Counterculture Time Machine

I bought myself a cool little present this week: Rolling Stone Cover to Cover: The First 40 Years ($32 on Amazon.com). It's 4 DVD ROMs containing issues 1 through 1006 of Rolling Stone Magazine. The archive consists of full image scans, so you get every cover, every photo, every advertisement, and of course every article.

I'm certainly no classic-rock music buff, but I have a fascination with the political articles. Reading the stories on Nixon, Watergate, Vietnam, G. Gordon Liddy, and Patty Hearst is better than any history lesson, because reading opinions on events as they were happening, without the benefit of hindsight, erases the distance between then and now.
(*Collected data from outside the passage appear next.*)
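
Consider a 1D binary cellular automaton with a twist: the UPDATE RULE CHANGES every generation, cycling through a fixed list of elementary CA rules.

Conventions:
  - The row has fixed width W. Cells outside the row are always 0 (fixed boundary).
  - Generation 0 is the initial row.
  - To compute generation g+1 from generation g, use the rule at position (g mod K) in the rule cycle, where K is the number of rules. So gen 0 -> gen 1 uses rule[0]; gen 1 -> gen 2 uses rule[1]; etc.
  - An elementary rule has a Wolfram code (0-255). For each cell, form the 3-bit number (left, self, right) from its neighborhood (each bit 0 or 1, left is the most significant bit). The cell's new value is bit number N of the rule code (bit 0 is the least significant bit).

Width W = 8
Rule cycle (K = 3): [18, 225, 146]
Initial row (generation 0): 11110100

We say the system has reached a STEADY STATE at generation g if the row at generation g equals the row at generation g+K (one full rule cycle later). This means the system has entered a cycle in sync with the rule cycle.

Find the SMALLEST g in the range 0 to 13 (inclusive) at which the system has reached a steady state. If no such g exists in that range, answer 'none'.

Answer: 4

Derivation:
Gen 0: 11110100
Gen 1 (rule 18): 00000010
Gen 2 (rule 225): 11111000
Gen 3 (rule 146): 01110100
Gen 4 (rule 18): 10000010
Gen 5 (rule 225): 00111000
Gen 6 (rule 146): 01010100
Gen 7 (rule 18): 10000010
Gen 8 (rule 225): 00111000
Gen 9 (rule 146): 01010100
Gen 10 (rule 18): 10000010
Gen 11 (rule 225): 00111000
Gen 12 (rule 146): 01010100
Gen 13 (rule 18): 10000010
Gen 14 (rule 225): 00111000
Gen 15 (rule 146): 01010100
Gen 16 (rule 18): 10000010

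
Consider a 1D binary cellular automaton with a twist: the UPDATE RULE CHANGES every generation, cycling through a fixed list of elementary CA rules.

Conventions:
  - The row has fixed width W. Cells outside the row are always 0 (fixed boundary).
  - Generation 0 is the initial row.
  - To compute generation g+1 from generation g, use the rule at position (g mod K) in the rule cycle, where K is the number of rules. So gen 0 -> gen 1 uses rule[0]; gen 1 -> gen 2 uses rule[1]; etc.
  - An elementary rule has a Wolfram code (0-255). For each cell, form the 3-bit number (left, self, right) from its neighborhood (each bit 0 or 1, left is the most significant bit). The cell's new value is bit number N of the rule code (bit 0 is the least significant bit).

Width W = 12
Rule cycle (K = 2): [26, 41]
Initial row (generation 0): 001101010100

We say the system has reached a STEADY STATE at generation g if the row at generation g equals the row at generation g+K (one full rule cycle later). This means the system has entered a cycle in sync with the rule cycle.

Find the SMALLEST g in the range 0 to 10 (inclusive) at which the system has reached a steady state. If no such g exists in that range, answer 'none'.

Answer: none

Derivation:
Gen 0: 001101010100
Gen 1 (rule 26): 011000000010
Gen 2 (rule 41): 010011111000
Gen 3 (rule 26): 101110000100
Gen 4 (rule 41): 011000110001
Gen 5 (rule 26): 110101101010
Gen 6 (rule 41): 101011010100
Gen 7 (rule 26): 000010000010
Gen 8 (rule 41): 111000111000
Gen 9 (rule 26): 100101100100
Gen 10 (rule 41): 000011000001
Gen 11 (rule 26): 000110100010
Gen 12 (rule 41): 110101001000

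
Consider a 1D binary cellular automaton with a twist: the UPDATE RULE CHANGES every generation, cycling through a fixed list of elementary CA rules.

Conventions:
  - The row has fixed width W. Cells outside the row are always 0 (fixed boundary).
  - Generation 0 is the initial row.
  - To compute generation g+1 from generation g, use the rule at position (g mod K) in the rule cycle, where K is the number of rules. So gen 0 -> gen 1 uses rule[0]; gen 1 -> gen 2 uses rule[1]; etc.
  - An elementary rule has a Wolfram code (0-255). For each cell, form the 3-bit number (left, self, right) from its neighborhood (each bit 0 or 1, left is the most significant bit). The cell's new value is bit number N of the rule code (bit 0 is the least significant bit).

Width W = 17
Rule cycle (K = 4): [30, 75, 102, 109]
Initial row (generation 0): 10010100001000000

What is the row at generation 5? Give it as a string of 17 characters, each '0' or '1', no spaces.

Gen 0: 10010100001000000
Gen 1 (rule 30): 11110110011100000
Gen 2 (rule 75): 10010110110101111
Gen 3 (rule 102): 10111011011110001
Gen 4 (rule 109): 11101111110010101
Gen 5 (rule 30): 10001000001110101

Answer: 10001000001110101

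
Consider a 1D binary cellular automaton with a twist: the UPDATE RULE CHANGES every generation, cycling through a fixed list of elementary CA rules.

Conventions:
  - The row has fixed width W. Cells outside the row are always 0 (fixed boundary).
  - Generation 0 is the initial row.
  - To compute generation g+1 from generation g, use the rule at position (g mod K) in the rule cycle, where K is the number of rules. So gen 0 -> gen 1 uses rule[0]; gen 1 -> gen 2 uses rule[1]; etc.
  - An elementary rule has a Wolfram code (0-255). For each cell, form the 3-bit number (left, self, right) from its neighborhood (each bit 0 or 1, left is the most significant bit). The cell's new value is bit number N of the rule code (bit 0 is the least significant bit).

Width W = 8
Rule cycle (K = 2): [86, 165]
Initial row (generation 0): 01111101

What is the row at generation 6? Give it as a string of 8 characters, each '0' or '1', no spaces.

Answer: 01101111

Derivation:
Gen 0: 01111101
Gen 1 (rule 86): 10000101
Gen 2 (rule 165): 10110111
Gen 3 (rule 86): 10010001
Gen 4 (rule 165): 10010101
Gen 5 (rule 86): 11110101
Gen 6 (rule 165): 01101111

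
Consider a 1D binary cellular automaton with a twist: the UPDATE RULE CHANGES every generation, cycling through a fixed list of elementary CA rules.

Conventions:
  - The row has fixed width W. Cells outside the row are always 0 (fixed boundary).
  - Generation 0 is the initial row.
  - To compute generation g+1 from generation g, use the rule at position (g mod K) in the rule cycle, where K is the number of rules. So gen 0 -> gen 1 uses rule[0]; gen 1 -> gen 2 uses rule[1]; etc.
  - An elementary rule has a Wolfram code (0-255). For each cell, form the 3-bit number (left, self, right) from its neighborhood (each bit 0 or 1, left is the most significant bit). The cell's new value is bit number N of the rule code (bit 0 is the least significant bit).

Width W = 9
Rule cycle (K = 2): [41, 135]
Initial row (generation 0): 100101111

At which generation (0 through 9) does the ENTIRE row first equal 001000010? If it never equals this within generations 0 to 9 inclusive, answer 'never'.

Gen 0: 100101111
Gen 1 (rule 41): 000011000
Gen 2 (rule 135): 111100011
Gen 3 (rule 41): 100001010
Gen 4 (rule 135): 101111010
Gen 5 (rule 41): 011000100
Gen 6 (rule 135): 100011101
Gen 7 (rule 41): 001010010
Gen 8 (rule 135): 111010110
Gen 9 (rule 41): 100101100

Answer: never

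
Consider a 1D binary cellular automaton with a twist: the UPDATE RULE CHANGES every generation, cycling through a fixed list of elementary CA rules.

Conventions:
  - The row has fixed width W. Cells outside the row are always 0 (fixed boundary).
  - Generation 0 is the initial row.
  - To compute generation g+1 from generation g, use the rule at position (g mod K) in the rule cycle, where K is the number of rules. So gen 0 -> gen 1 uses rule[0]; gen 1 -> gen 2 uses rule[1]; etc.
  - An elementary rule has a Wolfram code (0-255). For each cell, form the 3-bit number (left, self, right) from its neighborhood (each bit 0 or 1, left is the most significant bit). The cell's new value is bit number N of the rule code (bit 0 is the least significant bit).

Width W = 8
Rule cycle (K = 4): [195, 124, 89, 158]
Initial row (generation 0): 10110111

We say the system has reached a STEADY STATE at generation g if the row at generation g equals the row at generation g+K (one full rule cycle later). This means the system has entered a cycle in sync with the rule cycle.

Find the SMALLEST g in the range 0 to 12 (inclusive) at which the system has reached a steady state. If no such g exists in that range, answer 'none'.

Answer: none

Derivation:
Gen 0: 10110111
Gen 1 (rule 195): 00010011
Gen 2 (rule 124): 00011011
Gen 3 (rule 89): 11011011
Gen 4 (rule 158): 10010010
Gen 5 (rule 195): 00100100
Gen 6 (rule 124): 00110110
Gen 7 (rule 89): 10110111
Gen 8 (rule 158): 10100110
Gen 9 (rule 195): 00001010
Gen 10 (rule 124): 00001111
Gen 11 (rule 89): 11101001
Gen 12 (rule 158): 11001111
Gen 13 (rule 195): 01010111
Gen 14 (rule 124): 01111101
Gen 15 (rule 89): 01000100
Gen 16 (rule 158): 11101110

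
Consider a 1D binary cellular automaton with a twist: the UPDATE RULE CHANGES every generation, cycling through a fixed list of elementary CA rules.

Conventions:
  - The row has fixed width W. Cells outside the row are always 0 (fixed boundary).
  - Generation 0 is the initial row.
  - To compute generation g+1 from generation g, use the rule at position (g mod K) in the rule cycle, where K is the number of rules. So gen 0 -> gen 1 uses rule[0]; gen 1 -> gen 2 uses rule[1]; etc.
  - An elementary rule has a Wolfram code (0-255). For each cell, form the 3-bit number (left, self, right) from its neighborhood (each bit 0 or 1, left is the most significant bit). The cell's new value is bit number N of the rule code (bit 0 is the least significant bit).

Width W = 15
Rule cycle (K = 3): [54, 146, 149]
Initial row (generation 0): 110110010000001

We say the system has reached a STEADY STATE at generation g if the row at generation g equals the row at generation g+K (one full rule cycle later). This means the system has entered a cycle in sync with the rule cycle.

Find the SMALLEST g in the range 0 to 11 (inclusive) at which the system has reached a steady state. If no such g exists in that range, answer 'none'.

Answer: none

Derivation:
Gen 0: 110110010000001
Gen 1 (rule 54): 001001111000011
Gen 2 (rule 146): 010110110100100
Gen 3 (rule 149): 010000000110111
Gen 4 (rule 54): 111000001001000
Gen 5 (rule 146): 010100010110100
Gen 6 (rule 149): 010111010000111
Gen 7 (rule 54): 111000111001000
Gen 8 (rule 146): 010101010110100
Gen 9 (rule 149): 010101010000111
Gen 10 (rule 54): 111111111001000
Gen 11 (rule 146): 011111110110100
Gen 12 (rule 149): 001111100000111
Gen 13 (rule 54): 010000010001000
Gen 14 (rule 146): 101000101010100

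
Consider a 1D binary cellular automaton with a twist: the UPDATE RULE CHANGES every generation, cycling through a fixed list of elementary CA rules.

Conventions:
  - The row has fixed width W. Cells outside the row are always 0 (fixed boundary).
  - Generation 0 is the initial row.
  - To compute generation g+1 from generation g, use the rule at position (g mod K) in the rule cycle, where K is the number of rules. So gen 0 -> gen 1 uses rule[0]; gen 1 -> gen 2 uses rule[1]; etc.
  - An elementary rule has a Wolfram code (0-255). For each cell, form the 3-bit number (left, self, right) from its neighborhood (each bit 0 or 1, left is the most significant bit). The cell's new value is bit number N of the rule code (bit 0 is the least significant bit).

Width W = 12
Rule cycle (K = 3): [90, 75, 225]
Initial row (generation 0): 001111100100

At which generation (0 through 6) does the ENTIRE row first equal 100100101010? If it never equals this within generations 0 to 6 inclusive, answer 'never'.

Answer: never

Derivation:
Gen 0: 001111100100
Gen 1 (rule 90): 011000111010
Gen 2 (rule 75): 111011101000
Gen 3 (rule 225): 011101110011
Gen 4 (rule 90): 110101011111
Gen 5 (rule 75): 110000010001
Gen 6 (rule 225): 010111000100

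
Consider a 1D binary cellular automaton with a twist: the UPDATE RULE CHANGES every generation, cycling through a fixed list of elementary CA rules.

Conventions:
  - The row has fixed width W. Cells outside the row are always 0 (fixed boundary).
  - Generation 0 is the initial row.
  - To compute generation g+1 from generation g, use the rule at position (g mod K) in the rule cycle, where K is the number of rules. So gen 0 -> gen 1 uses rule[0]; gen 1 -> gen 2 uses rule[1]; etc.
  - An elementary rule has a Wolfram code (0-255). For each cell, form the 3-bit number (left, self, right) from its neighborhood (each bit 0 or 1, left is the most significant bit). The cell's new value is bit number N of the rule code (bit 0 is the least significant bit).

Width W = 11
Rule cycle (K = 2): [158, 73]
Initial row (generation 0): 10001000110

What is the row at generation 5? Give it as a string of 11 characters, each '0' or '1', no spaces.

Answer: 00000000000

Derivation:
Gen 0: 10001000110
Gen 1 (rule 158): 11011101101
Gen 2 (rule 73): 11010101100
Gen 3 (rule 158): 10010101010
Gen 4 (rule 73): 00000000000
Gen 5 (rule 158): 00000000000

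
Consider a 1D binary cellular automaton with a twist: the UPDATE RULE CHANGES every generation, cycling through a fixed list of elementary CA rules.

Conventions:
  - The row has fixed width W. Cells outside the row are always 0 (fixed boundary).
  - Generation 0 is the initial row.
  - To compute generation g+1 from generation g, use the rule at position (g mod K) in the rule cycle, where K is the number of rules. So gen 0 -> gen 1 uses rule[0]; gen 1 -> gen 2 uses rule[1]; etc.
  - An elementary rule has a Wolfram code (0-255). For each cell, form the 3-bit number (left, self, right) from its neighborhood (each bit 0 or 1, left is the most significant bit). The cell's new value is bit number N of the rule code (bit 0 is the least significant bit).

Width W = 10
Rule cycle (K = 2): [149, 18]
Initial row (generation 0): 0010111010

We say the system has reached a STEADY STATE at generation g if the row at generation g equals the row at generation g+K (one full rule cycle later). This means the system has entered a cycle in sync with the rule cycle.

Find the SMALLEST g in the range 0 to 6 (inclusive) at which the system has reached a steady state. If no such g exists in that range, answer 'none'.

Gen 0: 0010111010
Gen 1 (rule 149): 1010010011
Gen 2 (rule 18): 0001101100
Gen 3 (rule 149): 1100000011
Gen 4 (rule 18): 0010000100
Gen 5 (rule 149): 1011110111
Gen 6 (rule 18): 0000000000
Gen 7 (rule 149): 1111111111
Gen 8 (rule 18): 0000000000

Answer: 6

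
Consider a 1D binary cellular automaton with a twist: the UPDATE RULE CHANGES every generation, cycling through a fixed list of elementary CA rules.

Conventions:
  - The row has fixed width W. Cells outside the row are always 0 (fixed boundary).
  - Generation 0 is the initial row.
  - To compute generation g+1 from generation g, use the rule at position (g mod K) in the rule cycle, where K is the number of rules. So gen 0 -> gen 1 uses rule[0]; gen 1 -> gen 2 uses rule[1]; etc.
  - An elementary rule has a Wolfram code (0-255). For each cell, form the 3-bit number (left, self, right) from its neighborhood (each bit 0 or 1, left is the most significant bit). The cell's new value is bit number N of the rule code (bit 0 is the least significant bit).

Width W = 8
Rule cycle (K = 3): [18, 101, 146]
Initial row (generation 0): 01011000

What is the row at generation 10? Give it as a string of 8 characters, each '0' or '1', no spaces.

Gen 0: 01011000
Gen 1 (rule 18): 10000100
Gen 2 (rule 101): 10110101
Gen 3 (rule 146): 00000000
Gen 4 (rule 18): 00000000
Gen 5 (rule 101): 11111111
Gen 6 (rule 146): 01111110
Gen 7 (rule 18): 10000001
Gen 8 (rule 101): 10111101
Gen 9 (rule 146): 00011000
Gen 10 (rule 18): 00100100

Answer: 00100100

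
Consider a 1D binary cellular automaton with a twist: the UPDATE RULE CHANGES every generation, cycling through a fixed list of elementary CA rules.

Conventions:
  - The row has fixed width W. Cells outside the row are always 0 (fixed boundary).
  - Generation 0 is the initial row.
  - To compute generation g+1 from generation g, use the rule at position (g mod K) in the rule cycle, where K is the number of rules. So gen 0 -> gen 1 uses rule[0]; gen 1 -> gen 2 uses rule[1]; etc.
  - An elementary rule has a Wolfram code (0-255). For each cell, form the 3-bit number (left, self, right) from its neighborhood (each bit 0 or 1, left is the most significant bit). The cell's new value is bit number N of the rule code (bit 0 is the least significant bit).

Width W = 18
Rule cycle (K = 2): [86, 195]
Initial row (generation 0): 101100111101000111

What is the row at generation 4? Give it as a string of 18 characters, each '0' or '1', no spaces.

Gen 0: 101100111101000111
Gen 1 (rule 86): 100111000101101001
Gen 2 (rule 195): 001011011000100010
Gen 3 (rule 86): 011001001101110111
Gen 4 (rule 195): 101010010100110011

Answer: 101010010100110011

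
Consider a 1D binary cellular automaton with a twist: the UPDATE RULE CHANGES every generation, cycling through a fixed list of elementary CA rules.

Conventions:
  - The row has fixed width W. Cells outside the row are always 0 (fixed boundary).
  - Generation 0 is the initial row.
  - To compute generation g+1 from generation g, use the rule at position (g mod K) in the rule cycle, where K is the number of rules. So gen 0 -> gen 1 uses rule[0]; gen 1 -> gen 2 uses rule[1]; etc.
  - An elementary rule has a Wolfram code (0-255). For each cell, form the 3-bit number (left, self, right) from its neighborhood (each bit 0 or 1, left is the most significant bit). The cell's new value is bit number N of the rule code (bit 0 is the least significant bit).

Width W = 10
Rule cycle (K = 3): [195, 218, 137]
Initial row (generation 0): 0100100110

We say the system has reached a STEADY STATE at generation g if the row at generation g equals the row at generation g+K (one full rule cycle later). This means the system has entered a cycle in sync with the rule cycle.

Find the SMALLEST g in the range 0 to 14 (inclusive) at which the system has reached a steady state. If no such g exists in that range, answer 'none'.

Answer: 3

Derivation:
Gen 0: 0100100110
Gen 1 (rule 195): 1001001010
Gen 2 (rule 218): 0110110001
Gen 3 (rule 137): 0100100100
Gen 4 (rule 195): 1001001001
Gen 5 (rule 218): 0110110110
Gen 6 (rule 137): 0100100100
Gen 7 (rule 195): 1001001001
Gen 8 (rule 218): 0110110110
Gen 9 (rule 137): 0100100100
Gen 10 (rule 195): 1001001001
Gen 11 (rule 218): 0110110110
Gen 12 (rule 137): 0100100100
Gen 13 (rule 195): 1001001001
Gen 14 (rule 218): 0110110110
Gen 15 (rule 137): 0100100100
Gen 16 (rule 195): 1001001001
Gen 17 (rule 218): 0110110110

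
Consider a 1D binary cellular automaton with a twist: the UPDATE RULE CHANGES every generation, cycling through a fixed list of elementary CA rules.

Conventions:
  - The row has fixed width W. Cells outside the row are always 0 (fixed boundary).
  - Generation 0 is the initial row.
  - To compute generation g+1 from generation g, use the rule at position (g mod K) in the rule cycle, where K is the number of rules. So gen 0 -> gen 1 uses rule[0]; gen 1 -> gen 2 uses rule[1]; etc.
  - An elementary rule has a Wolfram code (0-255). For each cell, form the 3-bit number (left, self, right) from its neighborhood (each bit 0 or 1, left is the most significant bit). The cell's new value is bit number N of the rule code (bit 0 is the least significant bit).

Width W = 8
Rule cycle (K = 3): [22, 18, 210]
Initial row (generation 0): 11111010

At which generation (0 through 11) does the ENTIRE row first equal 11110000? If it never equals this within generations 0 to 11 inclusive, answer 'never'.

Gen 0: 11111010
Gen 1 (rule 22): 00000011
Gen 2 (rule 18): 00000100
Gen 3 (rule 210): 00001010
Gen 4 (rule 22): 00011011
Gen 5 (rule 18): 00100000
Gen 6 (rule 210): 01010000
Gen 7 (rule 22): 11011000
Gen 8 (rule 18): 00000100
Gen 9 (rule 210): 00001010
Gen 10 (rule 22): 00011011
Gen 11 (rule 18): 00100000

Answer: never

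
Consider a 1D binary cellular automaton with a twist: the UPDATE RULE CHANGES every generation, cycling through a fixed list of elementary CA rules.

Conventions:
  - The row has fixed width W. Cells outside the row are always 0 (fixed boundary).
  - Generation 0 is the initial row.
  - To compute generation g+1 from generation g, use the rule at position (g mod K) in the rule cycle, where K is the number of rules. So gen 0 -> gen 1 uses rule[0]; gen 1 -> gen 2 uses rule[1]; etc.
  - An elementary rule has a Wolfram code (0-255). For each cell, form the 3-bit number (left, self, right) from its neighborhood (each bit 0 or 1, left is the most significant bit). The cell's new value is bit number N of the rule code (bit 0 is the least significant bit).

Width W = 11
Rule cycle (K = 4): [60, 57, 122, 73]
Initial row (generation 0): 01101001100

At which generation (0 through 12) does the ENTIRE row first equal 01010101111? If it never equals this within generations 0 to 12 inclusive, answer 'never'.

Answer: 6

Derivation:
Gen 0: 01101001100
Gen 1 (rule 60): 01011101010
Gen 2 (rule 57): 00110010101
Gen 3 (rule 122): 01111101010
Gen 4 (rule 73): 01000100000
Gen 5 (rule 60): 01100110000
Gen 6 (rule 57): 01010101111
Gen 7 (rule 122): 10101011001
Gen 8 (rule 73): 00000011000
Gen 9 (rule 60): 00000010100
Gen 10 (rule 57): 11111001011
Gen 11 (rule 122): 10001110111
Gen 12 (rule 73): 00101010101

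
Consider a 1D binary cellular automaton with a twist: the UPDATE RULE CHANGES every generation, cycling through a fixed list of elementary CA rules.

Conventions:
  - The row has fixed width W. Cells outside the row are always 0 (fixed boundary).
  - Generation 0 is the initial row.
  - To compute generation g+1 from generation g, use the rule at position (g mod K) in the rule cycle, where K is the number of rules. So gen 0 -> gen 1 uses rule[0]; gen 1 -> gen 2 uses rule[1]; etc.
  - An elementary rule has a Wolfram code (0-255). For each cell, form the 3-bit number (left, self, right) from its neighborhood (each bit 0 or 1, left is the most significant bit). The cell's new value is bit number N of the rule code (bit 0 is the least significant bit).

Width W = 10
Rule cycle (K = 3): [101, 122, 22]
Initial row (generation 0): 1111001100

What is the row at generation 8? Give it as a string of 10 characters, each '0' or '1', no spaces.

Gen 0: 1111001100
Gen 1 (rule 101): 0001000101
Gen 2 (rule 122): 0010101010
Gen 3 (rule 22): 0110101011
Gen 4 (rule 101): 0011111101
Gen 5 (rule 122): 0110000110
Gen 6 (rule 22): 1001001001
Gen 7 (rule 101): 1001001001
Gen 8 (rule 122): 0110110110

Answer: 0110110110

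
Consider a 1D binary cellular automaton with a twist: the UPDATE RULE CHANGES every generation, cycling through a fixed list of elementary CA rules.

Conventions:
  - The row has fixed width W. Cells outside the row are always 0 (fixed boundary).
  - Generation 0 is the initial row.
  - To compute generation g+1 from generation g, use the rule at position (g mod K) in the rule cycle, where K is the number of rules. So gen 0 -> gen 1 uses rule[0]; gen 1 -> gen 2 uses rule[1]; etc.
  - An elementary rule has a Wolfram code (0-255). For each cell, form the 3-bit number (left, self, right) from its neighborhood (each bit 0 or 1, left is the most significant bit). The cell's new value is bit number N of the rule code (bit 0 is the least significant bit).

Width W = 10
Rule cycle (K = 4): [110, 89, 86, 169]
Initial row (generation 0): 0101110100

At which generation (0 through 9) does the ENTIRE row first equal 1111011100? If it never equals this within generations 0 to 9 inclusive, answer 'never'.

Answer: 1

Derivation:
Gen 0: 0101110100
Gen 1 (rule 110): 1111011100
Gen 2 (rule 89): 1001010111
Gen 3 (rule 86): 1111010001
Gen 4 (rule 169): 1110100100
Gen 5 (rule 110): 1011101100
Gen 6 (rule 89): 0010101111
Gen 7 (rule 86): 0110100001
Gen 8 (rule 169): 0101001100
Gen 9 (rule 110): 1111011100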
This little time machine also reminds me that corruption and lies have always been a malignant part of politics. But... and maybe my view is skewed because I'm only studying one magazine archive... it seems the reporting was so much better back then. Consider that when Dan Ellsberg and recently deceased Anthony J. Russo leaked Pentagon Papers to the New York Times, their actions actually sparked controversy and hastened the downfall of a president. Now, despite the various Senate committees, blogs and books pointing to corruption, lies and forgeries of the current administration, we still can't get rid of Bush!

Anyway, if you like perusing this kind of counterculture material, but don't want to invest in the RS collection, you might want to check out The Realist Archive Project. It's another unexpurgated slice of history.